When do employers talk about salary?
While 11 percent of employers include wage or salary information in their job listings, nearly one-in-four (24 percent) said they don’t reveal what the position pays until they extend the job offer. Nearly half (48 percent) will discuss salary during initial conversations or during the first job interview.
About one third of employers keep track of what competitors pay comparable employees via job postings (33 percent) or market average reports (34 percent), but many (35 percent) don’t factor in external compensation at all.
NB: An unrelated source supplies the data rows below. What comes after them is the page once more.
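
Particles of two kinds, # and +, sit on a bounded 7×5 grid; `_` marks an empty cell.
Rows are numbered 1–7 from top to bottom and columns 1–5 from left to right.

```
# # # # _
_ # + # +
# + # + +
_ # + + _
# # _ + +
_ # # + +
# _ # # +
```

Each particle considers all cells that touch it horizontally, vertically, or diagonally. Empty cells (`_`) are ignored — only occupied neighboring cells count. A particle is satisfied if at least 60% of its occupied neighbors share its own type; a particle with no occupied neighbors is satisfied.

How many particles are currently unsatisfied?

Row 1: (1,1)# 2/2 ✓ · (1,2)# 3/4 ✓ · (1,3)# 4/5 ✓ · (1,4)# 2/4 ✗
Row 2: (2,2)# 5/7 ✓ · (2,3)+ 2/8 ✗ · (2,4)# 3/7 ✗ · (2,5)+ 2/4 ✗
Row 3: (3,1)# 2/3 ✓ · (3,2)+ 2/6 ✗ · (3,3)# 3/8 ✗ · (3,4)+ 5/7 ✓ · (3,5)+ 3/4 ✓
Row 4: (4,2)# 4/6 ✓ · (4,3)+ 4/7 ✗ · (4,4)+ 5/6 ✓
Row 5: (5,1)# 3/3 ✓ · (5,2)# 4/5 ✓ · (5,4)+ 5/6 ✓ · (5,5)+ 4/4 ✓
Row 6: (6,2)# 5/5 ✓ · (6,3)# 4/6 ✓ · (6,4)+ 4/7 ✗ · (6,5)+ 4/5 ✓
Row 7: (7,1)# 1/1 ✓ · (7,3)# 3/4 ✓ · (7,4)# 2/5 ✗ · (7,5)+ 2/3 ✓
Unsatisfied: (1,4), (2,3), (2,4), (2,5), (3,2), (3,3), (4,3), (6,4), (7,4) — 9 in total.

9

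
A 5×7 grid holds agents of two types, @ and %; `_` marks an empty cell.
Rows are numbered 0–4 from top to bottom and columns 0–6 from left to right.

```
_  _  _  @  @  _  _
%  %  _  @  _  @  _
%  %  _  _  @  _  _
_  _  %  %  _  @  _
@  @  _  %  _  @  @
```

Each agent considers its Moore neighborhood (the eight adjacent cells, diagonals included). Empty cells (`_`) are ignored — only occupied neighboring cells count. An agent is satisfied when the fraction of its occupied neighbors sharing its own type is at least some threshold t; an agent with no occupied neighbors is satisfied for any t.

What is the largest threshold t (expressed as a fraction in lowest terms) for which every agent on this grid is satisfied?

Row 0: (0,3)@ 2/2 · (0,4)@ 3/3
Row 1: (1,0)% 3/3 · (1,1)% 3/3 · (1,3)@ 3/3 · (1,5)@ 2/2
Row 2: (2,0)% 3/3 · (2,1)% 4/4 · (2,4)@ 3/4
Row 3: (3,2)% 3/4 · (3,3)% 2/3 · (3,5)@ 3/3
Row 4: (4,0)@ 1/1 · (4,1)@ 1/2 · (4,3)% 2/2 · (4,5)@ 2/2 · (4,6)@ 2/2
The smallest same-type fraction is 1/2 at (4,1), which reduces to 1/2. Any threshold above that leaves this agent unsatisfied.

1/2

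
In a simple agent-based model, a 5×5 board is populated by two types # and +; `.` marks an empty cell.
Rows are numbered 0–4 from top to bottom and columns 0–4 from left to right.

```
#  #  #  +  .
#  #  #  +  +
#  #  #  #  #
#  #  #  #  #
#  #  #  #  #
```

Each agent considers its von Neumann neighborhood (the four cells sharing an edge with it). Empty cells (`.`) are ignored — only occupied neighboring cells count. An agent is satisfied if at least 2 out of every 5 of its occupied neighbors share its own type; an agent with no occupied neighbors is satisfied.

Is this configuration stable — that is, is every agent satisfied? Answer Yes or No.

Yes

(0,0)# 2/2 satisfied
(0,1)# 3/3 satisfied
(0,2)# 2/3 satisfied
(0,3)+ 1/2 satisfied
(1,0)# 3/3 satisfied
(1,1)# 4/4 satisfied
(1,2)# 3/4 satisfied
(1,3)+ 2/4 satisfied
(1,4)+ 1/2 satisfied
(2,0)# 3/3 satisfied
(2,1)# 4/4 satisfied
(2,2)# 4/4 satisfied
(2,3)# 3/4 satisfied
(2,4)# 2/3 satisfied
(3,0)# 3/3 satisfied
(3,1)# 4/4 satisfied
(3,2)# 4/4 satisfied
(3,3)# 4/4 satisfied
(3,4)# 3/3 satisfied
(4,0)# 2/2 satisfied
(4,1)# 3/3 satisfied
(4,2)# 3/3 satisfied
(4,3)# 3/3 satisfied
(4,4)# 2/2 satisfied
All meet the threshold, so the configuration is stable.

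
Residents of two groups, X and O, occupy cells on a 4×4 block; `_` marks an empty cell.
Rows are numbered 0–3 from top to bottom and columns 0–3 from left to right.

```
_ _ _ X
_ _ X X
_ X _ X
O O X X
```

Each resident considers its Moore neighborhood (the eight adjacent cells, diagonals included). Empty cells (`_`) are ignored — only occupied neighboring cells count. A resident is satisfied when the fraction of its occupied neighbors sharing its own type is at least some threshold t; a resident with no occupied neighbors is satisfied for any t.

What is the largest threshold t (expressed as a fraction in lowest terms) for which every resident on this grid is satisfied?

(0,3)X 2/2
(1,2)X 4/4
(1,3)X 3/3
(2,1)X 2/4
(2,3)X 4/4
(3,0)O 1/2
(3,1)O 1/3
(3,2)X 3/4
(3,3)X 2/2
The smallest same-type fraction is 1/3 at (3,1), which reduces to 1/3. Any threshold above that leaves this resident unsatisfied.

1/3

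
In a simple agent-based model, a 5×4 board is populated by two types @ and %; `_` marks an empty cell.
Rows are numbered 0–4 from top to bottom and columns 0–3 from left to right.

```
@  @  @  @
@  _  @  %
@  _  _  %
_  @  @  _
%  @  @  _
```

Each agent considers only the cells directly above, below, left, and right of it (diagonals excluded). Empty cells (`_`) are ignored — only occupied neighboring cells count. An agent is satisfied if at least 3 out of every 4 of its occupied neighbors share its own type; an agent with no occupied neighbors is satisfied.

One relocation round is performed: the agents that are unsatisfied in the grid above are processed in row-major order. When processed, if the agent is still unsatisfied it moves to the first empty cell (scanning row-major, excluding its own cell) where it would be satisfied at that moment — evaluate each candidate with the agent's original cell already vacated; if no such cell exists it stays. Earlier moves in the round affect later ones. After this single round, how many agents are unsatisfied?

Initially unsatisfied (in order): (0,3), (1,2), (1,3), (4,0), (4,1).
  (0,3) → (1,1).
  (1,2) → (2,1).
  (1,3): now satisfied by earlier moves; stays.
  (4,0): no empty cell satisfies it; stays.
  (4,1) → (4,3).
Resulting grid:
@ @ @ _
@ @ _ %
@ @ _ %
_ @ @ _
% _ @ @
All satisfied now.

0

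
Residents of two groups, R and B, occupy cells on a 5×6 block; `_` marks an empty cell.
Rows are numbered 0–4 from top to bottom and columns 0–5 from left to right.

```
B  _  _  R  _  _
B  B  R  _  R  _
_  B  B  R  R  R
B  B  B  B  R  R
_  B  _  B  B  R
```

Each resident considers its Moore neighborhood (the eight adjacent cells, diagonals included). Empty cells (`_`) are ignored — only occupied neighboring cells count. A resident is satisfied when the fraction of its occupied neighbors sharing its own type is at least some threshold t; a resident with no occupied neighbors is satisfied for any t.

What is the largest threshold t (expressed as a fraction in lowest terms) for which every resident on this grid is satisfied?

(0,0)B 2/2
(0,3)R 2/2
(1,0)B 3/3
(1,1)B 4/5
(1,2)R 2/5
(1,4)R 4/4
(2,1)B 6/7
(2,2)B 5/7
(2,3)R 4/7
(2,4)R 5/6
(2,5)R 4/4
(3,0)B 3/3
(3,1)B 5/5
(3,2)B 6/7
(3,3)B 4/7
(3,4)R 5/8
(3,5)R 4/5
(4,1)B 3/3
(4,3)B 3/4
(4,4)B 2/5
(4,5)R 2/3
The smallest same-type fraction is 2/5 at (1,2), which reduces to 2/5. Any threshold above that leaves this resident unsatisfied.

2/5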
Haefner notes that this can hurt employers competing for skilled labor.
“Forty-nine percent of hiring managers surveyed said job candidates have refused offers due to salary,” said Haefner. “It’s critical that recruiters and hiring managers are armed with up-to-date compensation data. If you offer premium talent below market rates, it can be very difficult to fill vacant positions.”
Although, more than one-third (38 percent) said they would not be able to provide anything, if unable to meet the job candidate’s salary requirements, a majority of employers are willing to provide alternative benefits. Employers said they would offer the following:
- flexible schedule: 33 percent
- more vacation time: 19 percent
- telecommute at least once per week: 15 percent
- pay for mobile device: 14 percent.
“Many employers expect a salary negotiation and build that into their initial offer. So when job seekers take the first number given to them they are oftentimes undervaluing their market worth,” says Rosemary Haefner, vice president of human resources at CareerBuilder. “Not every hiring manager will be able to raise the offer, but it’s never a bad idea to negotiate—especially if you have experience and possess in-demand, technical skills.”